Le crisi rivelano la realtà, la rendono evidente e la superano. Questa esiste “in questo o quel modo”, nasconde più di quanto svela e, nel peggiore dei casi, trasforma il fondamentale in secondario o addirittura terziario. I confini sono un segno di libertà e dell’esistenza di uno stato che è più di una semplice struttura di potere; genera identità, sicurezza e un orizzonte di significato; è anche capacità di gestione delle crisi, di efficacia, di mobilitazione delle risorse e del loro utilizzo efficiente. Uno stato forte è questo, garanzia di sovranità contro le oligarchie interne e contro le grandi potenze di un ordine mondiale gerarchico e nella perpetua lotta per il potere.
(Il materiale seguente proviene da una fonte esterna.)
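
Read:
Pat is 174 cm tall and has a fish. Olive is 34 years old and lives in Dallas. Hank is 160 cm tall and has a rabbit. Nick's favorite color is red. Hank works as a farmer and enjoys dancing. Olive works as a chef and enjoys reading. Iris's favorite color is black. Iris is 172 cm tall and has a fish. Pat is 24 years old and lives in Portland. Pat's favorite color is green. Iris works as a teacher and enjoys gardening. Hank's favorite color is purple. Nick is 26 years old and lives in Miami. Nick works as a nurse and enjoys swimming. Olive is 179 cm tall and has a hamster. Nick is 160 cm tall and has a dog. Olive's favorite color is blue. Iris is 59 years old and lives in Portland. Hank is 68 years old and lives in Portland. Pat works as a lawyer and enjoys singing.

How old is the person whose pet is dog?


Person with pet=dog is Nick, age 26

26


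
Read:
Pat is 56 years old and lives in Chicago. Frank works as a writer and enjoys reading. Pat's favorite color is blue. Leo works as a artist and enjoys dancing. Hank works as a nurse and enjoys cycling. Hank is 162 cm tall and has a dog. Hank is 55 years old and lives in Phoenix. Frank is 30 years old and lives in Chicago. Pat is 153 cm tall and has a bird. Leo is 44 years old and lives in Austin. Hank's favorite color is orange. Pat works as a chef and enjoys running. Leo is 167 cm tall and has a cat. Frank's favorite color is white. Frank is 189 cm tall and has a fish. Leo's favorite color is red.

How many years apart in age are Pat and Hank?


56 vs 55, diff = 1

1


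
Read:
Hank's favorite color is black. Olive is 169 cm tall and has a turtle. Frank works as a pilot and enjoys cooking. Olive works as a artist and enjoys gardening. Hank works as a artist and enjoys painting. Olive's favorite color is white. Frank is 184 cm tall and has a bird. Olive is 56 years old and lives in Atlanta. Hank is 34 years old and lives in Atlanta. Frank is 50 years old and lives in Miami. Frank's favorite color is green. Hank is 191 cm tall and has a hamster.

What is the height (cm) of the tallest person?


Tallest: Hank at 191 cm

191


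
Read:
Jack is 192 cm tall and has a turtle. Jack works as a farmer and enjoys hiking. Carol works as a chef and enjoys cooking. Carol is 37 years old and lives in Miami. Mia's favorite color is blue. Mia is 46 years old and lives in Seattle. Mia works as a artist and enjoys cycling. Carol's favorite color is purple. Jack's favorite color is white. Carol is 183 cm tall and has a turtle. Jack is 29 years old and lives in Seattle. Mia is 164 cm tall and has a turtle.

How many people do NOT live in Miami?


Not in Miami: 2

2


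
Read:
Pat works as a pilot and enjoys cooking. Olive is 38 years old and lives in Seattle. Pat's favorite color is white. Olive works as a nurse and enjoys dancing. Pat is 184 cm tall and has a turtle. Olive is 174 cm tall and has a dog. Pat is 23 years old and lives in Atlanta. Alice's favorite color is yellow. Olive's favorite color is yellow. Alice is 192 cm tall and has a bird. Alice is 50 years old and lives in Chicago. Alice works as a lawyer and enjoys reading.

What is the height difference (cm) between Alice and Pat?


|192 - 184| = 8

8


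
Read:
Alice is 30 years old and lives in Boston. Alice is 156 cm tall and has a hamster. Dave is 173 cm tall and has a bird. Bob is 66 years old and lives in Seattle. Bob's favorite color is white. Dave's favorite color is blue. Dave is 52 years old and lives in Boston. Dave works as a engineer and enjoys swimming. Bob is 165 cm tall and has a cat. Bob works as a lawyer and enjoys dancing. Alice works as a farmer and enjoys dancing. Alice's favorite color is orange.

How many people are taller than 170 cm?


Taller than 170: 1

1


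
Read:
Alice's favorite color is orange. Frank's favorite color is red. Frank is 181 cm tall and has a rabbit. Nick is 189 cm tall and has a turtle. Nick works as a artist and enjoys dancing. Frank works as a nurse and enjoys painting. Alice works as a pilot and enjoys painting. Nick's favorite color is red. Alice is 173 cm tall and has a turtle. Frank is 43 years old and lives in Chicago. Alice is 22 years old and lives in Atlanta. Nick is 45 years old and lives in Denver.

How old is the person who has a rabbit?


Person with rabbit is Frank, age 43

43


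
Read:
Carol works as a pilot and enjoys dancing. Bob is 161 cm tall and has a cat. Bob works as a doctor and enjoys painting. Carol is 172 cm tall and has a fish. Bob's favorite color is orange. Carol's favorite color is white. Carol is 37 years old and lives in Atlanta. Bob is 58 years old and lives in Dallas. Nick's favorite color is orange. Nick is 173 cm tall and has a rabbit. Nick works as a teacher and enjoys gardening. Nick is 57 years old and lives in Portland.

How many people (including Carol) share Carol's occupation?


Carol is a pilot. Count = 1

1


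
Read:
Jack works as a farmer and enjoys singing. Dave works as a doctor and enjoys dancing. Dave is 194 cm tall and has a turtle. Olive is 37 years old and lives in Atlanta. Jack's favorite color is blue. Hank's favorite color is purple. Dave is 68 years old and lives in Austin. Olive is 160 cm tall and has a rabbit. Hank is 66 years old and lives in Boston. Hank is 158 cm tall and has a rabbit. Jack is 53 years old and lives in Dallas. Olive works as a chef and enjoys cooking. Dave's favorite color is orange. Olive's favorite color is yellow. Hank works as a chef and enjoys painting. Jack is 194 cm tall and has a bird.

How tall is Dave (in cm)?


Dave is 194 cm tall

194


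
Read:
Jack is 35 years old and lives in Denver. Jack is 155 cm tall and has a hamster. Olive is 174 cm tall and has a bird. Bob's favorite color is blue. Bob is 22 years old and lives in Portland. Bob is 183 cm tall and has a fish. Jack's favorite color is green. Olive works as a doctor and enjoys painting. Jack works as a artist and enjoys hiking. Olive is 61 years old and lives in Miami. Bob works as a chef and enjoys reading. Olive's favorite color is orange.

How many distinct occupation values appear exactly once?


Unique occupation values: 3

3


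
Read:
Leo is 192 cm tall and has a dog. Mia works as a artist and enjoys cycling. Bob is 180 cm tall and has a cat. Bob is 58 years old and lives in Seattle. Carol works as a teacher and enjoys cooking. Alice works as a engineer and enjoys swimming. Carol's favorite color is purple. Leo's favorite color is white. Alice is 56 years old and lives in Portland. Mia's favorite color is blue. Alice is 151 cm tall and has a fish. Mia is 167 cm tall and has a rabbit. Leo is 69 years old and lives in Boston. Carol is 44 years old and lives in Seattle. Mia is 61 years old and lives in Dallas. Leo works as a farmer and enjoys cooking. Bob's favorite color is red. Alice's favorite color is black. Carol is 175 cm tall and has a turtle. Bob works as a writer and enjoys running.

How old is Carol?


Carol is 44 years old

44


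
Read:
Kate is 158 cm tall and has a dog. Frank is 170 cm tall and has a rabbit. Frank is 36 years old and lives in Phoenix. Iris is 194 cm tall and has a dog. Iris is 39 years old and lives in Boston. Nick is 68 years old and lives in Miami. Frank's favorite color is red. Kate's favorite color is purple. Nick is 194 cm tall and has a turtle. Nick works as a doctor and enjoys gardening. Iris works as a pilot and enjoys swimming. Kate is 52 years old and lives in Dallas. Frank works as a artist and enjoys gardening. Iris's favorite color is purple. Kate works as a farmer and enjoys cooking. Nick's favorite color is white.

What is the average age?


Sum=195, n=4, avg=48.75

48.75


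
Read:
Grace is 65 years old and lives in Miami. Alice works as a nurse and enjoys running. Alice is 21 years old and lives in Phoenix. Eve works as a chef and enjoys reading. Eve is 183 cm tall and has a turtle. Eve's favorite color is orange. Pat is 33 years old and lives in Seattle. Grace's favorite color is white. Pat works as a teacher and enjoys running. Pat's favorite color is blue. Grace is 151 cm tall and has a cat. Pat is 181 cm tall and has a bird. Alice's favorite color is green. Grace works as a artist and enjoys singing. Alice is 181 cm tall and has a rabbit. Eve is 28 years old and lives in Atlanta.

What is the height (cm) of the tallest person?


Tallest: Eve at 183 cm

183


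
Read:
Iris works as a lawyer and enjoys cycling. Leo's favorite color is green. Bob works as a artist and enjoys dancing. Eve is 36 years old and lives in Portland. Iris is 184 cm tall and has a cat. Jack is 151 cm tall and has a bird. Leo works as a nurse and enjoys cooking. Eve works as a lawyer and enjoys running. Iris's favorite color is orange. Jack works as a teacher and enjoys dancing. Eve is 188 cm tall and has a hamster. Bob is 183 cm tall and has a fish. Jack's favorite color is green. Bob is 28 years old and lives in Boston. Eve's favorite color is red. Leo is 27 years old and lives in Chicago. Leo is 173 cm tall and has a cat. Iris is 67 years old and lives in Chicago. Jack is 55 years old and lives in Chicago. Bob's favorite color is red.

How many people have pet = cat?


Count: 2

2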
Quello che dico non è popolare, lo so. Ci sono confini e confini e ci sono stati e stati, ma senza di essi non c’è libertà possibile. Si dirà che non sono di per sé una salvaguardia per le libertà, è vero, ma sono la loro garanzia. Non esiste una repubblica, una società di uomini e donne liberi ed eguali senza uno stato-nazione, senza confini sicuri e senza potere sovrano. Ricordo qui un bellissimo libro di Regis Debray che si intitola In Praise of Frontiers. In esso, il noto intellettuale francese ci racconta l’importanza di un mondo basato sulla diversità, sulla pluralità, sull’esistenza di culture fortemente autonome, nel dialogo permanente con gli altri in un multi-universo che gestisce conflitti e problemi globali. La prima cosa è superare quella vecchia idea occidentale e cristiana di un’umanità definitivamente unificata attorno a un governo mondiale che assicurerebbe un nuovo ordine costruito sulle rovine dei vecchi stati. La domanda è sempre la stessa: quale stato unifica? Quali poteri costruiscono il governo mondiale e contro chi? E quale geocultura finirà per avere l’egemonia?